Какое уже там заседание в Союзе писателей, к которому он даже отношения не имеет, какая Швеция, куда его никто не приглашал и приглашать не собирался, какая встреча, если круг преданных ему читателей замыкается в четырех стенах Дома советов черкесского захолустья, и какой прием, когда он отродясь слыхом не слыхал, где оно — это самое польское посольство находится. Но ложь сама по себе, помимо его воли, громоздится одна на другую, не в состоянии остановиться и пересилить себя. В нем вдруг как бы просыпается тот нищий и неказистый мальчик его детства, который натужно изгаляется перед соседской девчонкой, спеша доказать ей, что он не такой, как все, что он особенный и что она должна это оценить и выделить его из числа других. Господи, если бы стыд мог испепелять, то при одном воспоминании о той, первой их встрече он должен был давно обратиться в горстку летучего праха!..

Зина, Зина, вот так мы и встретились с тобой, как говорится, на заре туманной молодости, чтобы, растянув на долгие годы бездумное действо нашего шумного соседства, бездарно и забывчиво скомкать его ослепительный конец: увяданьем осени охвачен!..

Потом Казань, где зеркально повторяется клубок знакомых ему черкесских страстей, только разбухший до республиканских размеров: те же подстрочники, те же разговоры, та же карусельная, с кратковременными просветами пьянка.
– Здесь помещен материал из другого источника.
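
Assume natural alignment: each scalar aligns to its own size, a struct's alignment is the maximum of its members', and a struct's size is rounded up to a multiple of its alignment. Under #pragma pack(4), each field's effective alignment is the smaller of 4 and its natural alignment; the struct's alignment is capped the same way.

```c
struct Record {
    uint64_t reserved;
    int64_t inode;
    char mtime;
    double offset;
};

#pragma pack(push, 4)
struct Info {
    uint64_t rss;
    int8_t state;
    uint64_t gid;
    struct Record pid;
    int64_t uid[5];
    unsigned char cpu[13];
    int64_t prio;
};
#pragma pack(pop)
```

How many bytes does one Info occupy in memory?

116 bytes

Record: @0: reserved [8B, align 8] → 8; @8: inode [8B, align 8] → 16; @16: mtime [1B, align 1] → 17; +7 pad (align 8); @24: offset [8B, align 8] → 32; size 32, align 8
@0: rss [8B, align 4] → 8
@8: state [1B, align 1] → 9
+3 pad (align 4)
@12: gid [8B, align 4] → 20
@20: pid [32B, align 4] → 52
@52: uid [40B, align 4] → 92
@92: cpu [13B, align 1] → 105
+3 pad (align 4)
@108: prio [8B, align 4] → 116
size 116, align 4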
Но есть в этом городе что-то такое, что отличает его от великого множества медвежьих углов страны, вызывая в душе заезжего гостя чувство соприкосновения с чем-то давно забытым или виденным когда-то во сне. Город будто грезил наяву временами времен, прорываясь в текущее полувремя вязью кириллицы из-под облупленной штукатурки заброшенных церквей, лабазной плесенью вдоль прибрежных спусков, волглым дыханием речной громады за отдаленными крышами — весь в мазках и росчерках лозунгов, проводов, телевизионных антенн, казавшихся здесь случайным хламом или паутиной занесенной сюда капризным ветром эпохи.

Едва заканчивается в городе рабочий день, гостиница, насквозь пропахшая тряпичным тленом и приторным запахом кухни, постепенно, но уверенно наполняется почти беспрерывным пьяным кружением, не стихающим здесь даже за полночь. Командированные, толкачи, гастролеры-эстрадники, барыги с юга, разъездные пропагандисты, проезжие офицеры и студенты-заочники, отработав свой дневной или вечерний урок, принимаются заливать вынужденное безделье с городскими шлюхами или в сбитых наспех компаниях: в России, как известно, праздная душа жаждет растворения в воздусях.

Лихорадочная эта гульба, наподобие бездонной воронки, втягивает в свой водоворот все живое вокруг себя, неотвратимым потоком докатываясь в конце концов и до его двери.

— Здравствуй, дарагой, — после короткого стука просовывается к нему в номер голова соседа — сухумского виноторговца Саши Ласуриа, — заходи ко мне, гостем будешь, хорошие люди собрались, не пожалеешь.

Для хлебосольного абхазца его гостиничная обитель служит и домом, и канцелярией, и перевалочной базой, превращенной по вечерам в гостеприимную харчевню. Здесь он почти безвыездно живет месяцами, здесь заключает сделки и хранит товар, здесь щедро прожигает шальную выручку с местной знатью и случайными собутыльниками. И редкое застолье обходится без Влада, от которого с первого дня знакомства хозяин жаждет заполучить стихотворную эпитафию на могилу погибшего в уличной резне младшего брата.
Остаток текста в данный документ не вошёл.